Watching the Police: Will Two-Way Surveillance Reduce Crime? 309
An anonymous reader writes "As surveillance technologies have matured in both their sophistication and usage, some are starting to ask the question: is it time we start using them to watch the watchers? The proliferation of dashboard cameras has reduced liability costs, provided valuable evidence, and made police officers safer. The next progression would naturally be for the camera to move out of the car and onto the officer's uniform itself. In The Verge appears a fascinating report about the company behind the non-lethal stun guns that have become commonplace around the world, Taser International, which has set out to transform policing once again – this time, with Axon Flex, a head-mounted camera with a twelve-hour battery life that officers can use to record interactions. The device is constantly on, but it only captures video of the thirty seconds before its wearer begins using it, and then both video and audio while police are speaking to a citizen. Footage is then uploaded to a cloud-based service where it can be accessed by the police department. It includes an audit trail to reveal who has accessed the information and when."
Re:The ONLY Way this should work is... (Score:4, Informative)
Perhaps even send the raw footage to the AFL-CIO
Nitpick, but I assume you mean the American Civil Liberties Union (ACLU) [aclu.org], not the American Federation of Labor and Congress of Industrial Organizations (AFL-CIO) [aflcio.org]...
Re:Crime isn't what concerns me (Score:5, Informative)
The proposed devices record constantly, but they throw away the video after 30 seconds unless the officer triggers them to keep it. That's not "recording at all times"; it's "recording when the officer chooses to record".
The police have the same incentives as the public for selective recording. They also "aren't recording for the sake of having a complete and accurate record of events". They're recording to have something to justify their actions and preserve their jobs. They're not going to record if their actions aren't in fact justified, at least not except by mistake.

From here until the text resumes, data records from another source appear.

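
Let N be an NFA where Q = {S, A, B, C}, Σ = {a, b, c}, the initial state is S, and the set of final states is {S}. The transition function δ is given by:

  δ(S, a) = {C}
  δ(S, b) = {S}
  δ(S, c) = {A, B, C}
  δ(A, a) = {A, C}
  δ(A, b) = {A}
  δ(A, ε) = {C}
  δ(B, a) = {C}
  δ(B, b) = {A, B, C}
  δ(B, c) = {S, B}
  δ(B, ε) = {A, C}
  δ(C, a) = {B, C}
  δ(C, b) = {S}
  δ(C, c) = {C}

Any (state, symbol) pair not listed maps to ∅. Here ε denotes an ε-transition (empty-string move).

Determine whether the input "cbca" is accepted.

No

Start in {S}.
Read 'c': S→{A, B, C}; now {A, B, C}.
Read 'b': A→{A}, B→{A, B, C}, C→{S}; now {S, A, B, C}.
Read 'c': S→{A, B, C}, A→∅, B→{S, B}, C→{C}; now {S, A, B, C}.
Read 'a': S→{C}, A→{A, C}, B→{C}, C→{B, C}; now {A, B, C}.
The final set {A, B, C} contains no accepting state.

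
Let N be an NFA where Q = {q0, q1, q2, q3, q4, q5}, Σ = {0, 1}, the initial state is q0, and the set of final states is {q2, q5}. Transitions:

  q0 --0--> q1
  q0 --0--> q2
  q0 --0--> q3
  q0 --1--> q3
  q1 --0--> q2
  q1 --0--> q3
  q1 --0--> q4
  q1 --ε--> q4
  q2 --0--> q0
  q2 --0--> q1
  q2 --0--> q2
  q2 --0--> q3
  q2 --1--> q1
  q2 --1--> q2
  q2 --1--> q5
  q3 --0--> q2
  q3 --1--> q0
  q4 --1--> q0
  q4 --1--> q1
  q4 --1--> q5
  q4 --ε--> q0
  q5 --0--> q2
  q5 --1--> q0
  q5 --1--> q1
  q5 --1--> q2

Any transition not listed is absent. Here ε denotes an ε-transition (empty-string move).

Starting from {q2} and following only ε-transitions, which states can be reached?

Begin with {q2}.
No ε-moves leave this set, so the closure equals the set itself.

{q2}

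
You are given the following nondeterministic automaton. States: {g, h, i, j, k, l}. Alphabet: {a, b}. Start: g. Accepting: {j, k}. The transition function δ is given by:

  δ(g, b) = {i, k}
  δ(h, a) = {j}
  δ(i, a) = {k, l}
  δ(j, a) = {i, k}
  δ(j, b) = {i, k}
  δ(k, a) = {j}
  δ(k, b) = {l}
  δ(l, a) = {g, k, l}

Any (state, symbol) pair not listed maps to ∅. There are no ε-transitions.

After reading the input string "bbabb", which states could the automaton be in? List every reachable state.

{l}

Start in {g}.
Read 'b': {g} → {i, k}.
Read 'b': {i, k} → {l}.
Read 'a': {l} → {g, k, l}.
Read 'b': {g, k, l} → {i, k, l}.
Read 'b': {i, k, l} → {l}.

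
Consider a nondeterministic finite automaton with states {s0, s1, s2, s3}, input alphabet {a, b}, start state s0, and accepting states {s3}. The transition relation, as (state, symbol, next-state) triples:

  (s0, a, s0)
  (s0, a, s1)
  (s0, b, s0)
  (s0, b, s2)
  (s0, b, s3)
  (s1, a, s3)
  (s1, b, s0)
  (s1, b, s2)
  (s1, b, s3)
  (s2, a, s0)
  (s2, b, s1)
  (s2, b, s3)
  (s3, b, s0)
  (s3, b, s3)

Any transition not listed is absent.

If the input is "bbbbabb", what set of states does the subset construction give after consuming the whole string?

Start in {s0}.
Read 'b': s0→{s0, s2, s3}; now {s0, s2, s3}.
Read 'b': s0→{s0, s2, s3}, s2→{s1, s3}, s3→{s0, s3}; now {s0, s1, s2, s3}.
Read 'b': s0→{s0, s2, s3}, s1→{s0, s2, s3}, s2→{s1, s3}, s3→{s0, s3}; now {s0, s1, s2, s3}.
Read 'b': s0→{s0, s2, s3}, s1→{s0, s2, s3}, s2→{s1, s3}, s3→{s0, s3}; now {s0, s1, s2, s3}.
Read 'a': s0→{s0, s1}, s1→{s3}, s2→{s0}, s3→∅; now {s0, s1, s3}.
Read 'b': s0→{s0, s2, s3}, s1→{s0, s2, s3}, s3→{s0, s3}; now {s0, s2, s3}.
Read 'b': s0→{s0, s2, s3}, s2→{s1, s3}, s3→{s0, s3}; now {s0, s1, s2, s3}.

{s0, s1, s2, s3}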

If they're recording selectively, then there'd better be others recording to take up the slack. If both "sides" have the ability to record, then you have a chance that at least one recording will get out when there's a matter of public interest. One might hope that both recordings would get out.
The alternative would be continuous recording even when neither side thinks it's a good idea. I'm not sure I want to live in that world.
Re:It was predicted 20 years ago (Score:4, Informative)
Strangely, the scenarios presented were placed 20 years in the future. Posted in 1993, then-revolutionary Wired Magazine got it exactly, dead on. [wired.com]
Actually, in 1990 then-science-fiction-author and some-time Wired Magazine contributor David Brin got it exactly, dead on [wikipedia.org]. He just kept on writing about it for several years after that.